Posted: Mon Feb 22, 2021 1:25 pm
by Woodstock
To see if the cropping affected x265 results in the same way, I ran one encode each with the "H.265 MKV 1080p30" preset, modified in the same way as the x264 presets (no filters, RF=20, variable frame rate same as source). This took a LOT longer on my hardware, as expected, but here are the relative file sizes:

Code: Select all

Cropped: 5,942,287kb
No Crop: 6,171,095kb
So, in the tested cases, cropping reduced the file size a few percentage points.

Re: What the crop?

Posted: Mon Feb 22, 2021 3:54 pm
by rollin_eng
% wise, is there any speed difference?

Re: What the crop?

Posted: Mon Feb 22, 2021 4:26 pm
by Woodstock
Measurable, but I wouldn't call them huge.

Fast x264 preset, 19.389250/18.127485 fps, cropped/uncropped, not quite 7% faster.
Very Slow x264, 2.809664/2.620724 fps, slightly more than 7% faster.

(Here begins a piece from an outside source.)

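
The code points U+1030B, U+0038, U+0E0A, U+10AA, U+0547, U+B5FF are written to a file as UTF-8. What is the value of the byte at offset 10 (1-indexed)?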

The others had extenuating circumstances (other encodes being run on the machine at the same time), so their average FPS is suspect. Extrapolating the favorable results like agencies with an agenda would, the amount of cropping would have the greatest affect the speed of encoding, because there would be more or less data flowing in to the encoder.

With the limited data set, though, Your Mileage May Vary, certain exclusions apply.

Re: What the crop?

Posted: Sun Mar 28, 2021 3:36 pm
by Woodstock
Generally speaking, handbrake is not suffer from "disk I/O bottlenecks". I'm reading AND writing to a gigabit-capable NAS, at far below its capabilities. I can do multiple simultaneous rips with MakeMKV while handbrake is encoding, and handbrake keeps the 4-core 8-thread i5 CPU saturated.

But speed wasn't the goal of this "test" (term used lightly); it was determining what affect cropping had on size of the result. Testing it with different encoder presets was an afterthought.